Differenzen bei der Forderung nach der 35-Stunden-Woche
Um diese Unterschiede vor der Bundestagswahl auch einem größeren Publikum aufzuzeigen, lud das Bündnis „Dienst-Tag für Menschen“ am 14. September 2021 die Bundestagsabgeordneten Martina Stamm-Fibich (SPD), Dr. Manuela Rottmann (Bündnis 90/Die Grünen), Prof. Dr. Andrew Ullmann (FDP) und Emmi Zeulner (CSU) zu einer Diskussionsrunde in die Würzburger Posthalle ein. Während sich die Gesundheitsexpertinnen und -experten darin einig waren, dass Dokumentationspflichten verringert, mehr Personal für die helfenden Berufe gewonnen und eine ordentliche Bezahlung ermöglicht werden muss, offenbarte vor allem die Forderung nach einer 35-Stunden-Woche bei vollem Lohnausgleich konträre Positionen.
Positionspapier: Keine Dividende durch Gesundheits- und Sozialleistungen
Am Ende der Diskussionsrunde vor 120 Gästen erhielten die Abgeordneten das Positionspapier mit den konkreten Forderungen des „Dienst-Tag“-Bündnisses als Vorlage für die anstehenden Koalitionsverhandlungen. Darin findet sich neben den bereits genannten auch die Forderung, dass Gewinne durch Gesundheits- und Sozialleistungen in den Organisationen verbleiben sollen und nicht in Form von Dividenden an Aktionäre oder Unternehmenseigner ausgezahlt werden dürfen.
„Es braucht keine Reform, sondern eine Revolution!“
Nach über 80 Kundgebungen in Würzburg, München, Nürnberg, Amberg versammelten sich am Dienstag vor den Bundestagswahlen zum letzten Mal Beschäftigte aus den teilnehmenden Organisationen zum Demonstrieren. „Unsere Mitarbeitenden haben in den letzten zwölf Monaten mehr als deutlich gemacht, wie ernst die Lage ist“, finden Annette Noffz, Walter Herberth und Johannes Spielmann. „Wir haben Lösungsvorschläge formuliert: Jetzt sehen wir die neu gewählten Bundestagsabgeordneten in der Pflicht, ihren Ankündigungen auch Taten folgen zu lassen.
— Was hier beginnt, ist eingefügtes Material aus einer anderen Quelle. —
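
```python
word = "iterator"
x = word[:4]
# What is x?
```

word has length 8. The slice word[:4] selects indices [0, 1, 2, 3] (0->'i', 1->'t', 2->'e', 3->'r'), giving 'iter'.

'iter'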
Es braucht keine Reform des Gesundheits- und Pflegesystems, sondern eine Revolution!“
Engagement fokussiert sich auf politisch Verantwortliche
Sein Engagement wird das Bündnis „Dienst-Tag für Menschen“ zukünftig auf andere Art und Weise fortsetzen: Die neu gewählten Bundestagsabgeordneten in Unterfranken werden ein Gratulationsschreiben mit dem Positionspapier erhalten und später sollen die Mitglieder der Gesundheits‑, Arbeits- und Sozialausschüsse des zukünftigen Bundestages kontaktiert werden. Spätestens in einem Jahr will das Bündnis auch Martina Stamm-Fibich, Dr. Manuela Rottmann, Prof. Dr. Andrew Ullmann und Emmi Zeulner wieder treffen, um Bilanz zu ziehen, was sich bis dahin verbessert hat. Doch auch für die Würzburger Bevölkerung soll die Aktion „Dienst-Tag für Menschen“ weiterhin sichtbar bleiben: Jeden Dienstag werden deshalb die Banner mit den Forderungen des Bündnisses an der Fassade des Juliusspitals aushängen. Sollten sich keine spürbaren Verbesserungen für die Beschäftigten im Gesundheitswesen, der Pflege und der Behindertenhilfe abzeichnen, behält sich das Bündnis zudem vor, wieder auf die Straße zu gehen.